Die amerikanischen Militärs und Diplomaten, die immernoch einen bedeutenden Machtfaktor im Iraq darstellen, treten dafür ein, dass die Sunniten so weit möglich zu den Wahlen zugelassen werden, damit eine ausgewogenere Volksvertretung als bisher zustande komme. Wenn die Sunniten sich weiter als ausgeschlossen ansehen, steigert dies die Gefahr, dass der gegenwärtige Terror fortdauert oder gar wieder anwächst. Wenn die Sunniten in das politische Spiel miteinbezogen werden, kann man hoffen, dass der „Widerstand“ der Bombenleger abklingen könnte.
Die amerikanischen Pläne sehen vor, dass im August dieses Jahres der Abzug der Kampftruppen beginnen soll. Im August 2011 sollen nur noch Ausbildungstruppen im Iraq bleiben. Die bevorstehenden Wahlen jedoch wollen die Amerikaner mit all ihren Truppen absichern, bevor sie den Rückzug antreten.
Die Interessen der irakischen Regierung unter Maleki sind etwas anders gelagert. Ihr geht es heute primär darum, die Wahlen zu gewinnen und sich ein weiteres Mandat sicher zu stellen. Maleki hat sich entschlossen, diesmal nicht wie 2005 im grossen Verband aller schiitischen Parteien in die Wahlen zu ziehen. Er hat eine Koalition aufgestellt, die sich „Rechtsstaat“ (State of Law) nennt. Neben seiner eigenen schiitisch religiösen Partei „ad-Da’wa“ umfasst sie mehrere Gruppen von sunnitischen Politikern. Ihr gemeinsames Anliegen ist, den irakischen Staat ungeteilt zu bewahren.

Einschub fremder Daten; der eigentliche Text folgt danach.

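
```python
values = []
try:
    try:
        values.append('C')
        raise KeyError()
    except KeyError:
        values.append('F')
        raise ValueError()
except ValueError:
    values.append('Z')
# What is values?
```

Step-by-step execution trace:
1. Inner try: `values.append('C')` → values = ['C'].
2. `raise KeyError()` raises KeyError.
3. Inner `except KeyError` matches → `values.append('F')` → values = ['C', 'F'].
4. `raise ValueError()` raises ValueError; propagates to outer try.
5. Outer `except ValueError` matches → `values.append('Z')` → values = ['C', 'F', 'Z'].
Result: ['C', 'F', 'Z']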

Zwei grosse Schiitenparteien haben eine Gegenallianz gebildet, die „Nationale Irakische Koalition“ heisst. Sie versteht sich in erster Linie als Vertreterin der Interessen der schiitischen Bevölkerung des Südens, und sie gilt als immernoch eng mit Iran verbunden. Die Bildung eines schiitischen Gliedstaates im irakischen Süden, parallel zur bereits bestehenden kurdischen Autonomie, wird von manchen der Gruppierungen der schiitischen Allianz befürwortet. Alle Mitglieder der Allianz streben einen Staat an, in dem die schiitische Version des Islams eine führende Rolle zu spielen hätte.

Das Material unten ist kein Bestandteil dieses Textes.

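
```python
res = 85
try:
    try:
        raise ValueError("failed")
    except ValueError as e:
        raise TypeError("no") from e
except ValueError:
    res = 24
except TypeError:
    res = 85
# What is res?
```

Step-by-step execution trace:
1. Inner try raises ValueError; inner `except ValueError as e` catches it.
2. `raise TypeError(...) from e` raises TypeError (ValueError is attached as __cause__, but only TypeError is active).
3. Outer `except ValueError` does not match TypeError; skipped.
4. Outer `except TypeError` matches → res = 85.
Result: 85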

Im Gegensatz zu 2005 als ihre Allianz alle schiitischen Gruppen umfasste, ziehen die Schiiten diesmal getrennt in zwei rivalisierenden Gruppierungen in die Wahlen. Der Regierungschef hatte schon im Januar 2009 mit seiner eigenen Formation die Lokalwahlen bestritten und war dabei erfolgreich gewesen. Er rechnet sich daher Erfolgschancen in den Parlamentswahlen aus. Die Möglichkeit, nach den Wahlen mit seinen schiitischen Konkurrenten eventuell eine Koalition zu bilden, dürfte er sich für den Fall, dass er keine absolute Mehrheit erhält, offen halten.

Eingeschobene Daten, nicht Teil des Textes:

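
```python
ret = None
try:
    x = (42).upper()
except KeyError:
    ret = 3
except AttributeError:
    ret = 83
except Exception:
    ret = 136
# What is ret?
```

Step-by-step execution trace:
1. `x = (42).upper()` raises AttributeError.
2. `except KeyError` does not match AttributeError; skipped.
3. `except AttributeError` matches → ret = 83.
4. Remaining except clauses are skipped.
Result: 83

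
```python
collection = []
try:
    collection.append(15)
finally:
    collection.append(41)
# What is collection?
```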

Als alternativer Koalitionspartner stünden ihm möglicherweise auch die Kurden zur Verfügung.
Der laizistisch orientierte schitische Politiker Iyad Allawi, den die Amerikaner zum ersten Provisorischen Regierungschef des Iraq ernannt hatten, und der gegenwärtig einen kleinen Block von 15 Abgeordneten im Parlament anführt, hat seinerseits auch eine Wahlallianz aus Sunniten und Schiiten sekulärer oder gemässigt religiöser Ausrichtung gebildet. Er vertritt die Vision eines sekulären Regimes für ganz Irak ohne starke Autonomie-Aufteilungen. Damit stellt seine Formation, die sich Irakische Nationale Bewegung nennt, eine sekuläre Alternative auch pan-irakischer nationaler Ausrichtung zur pan-irakisch nationalen aber eher im Schiismus verankerten Tendenz des Regierungschefs dar.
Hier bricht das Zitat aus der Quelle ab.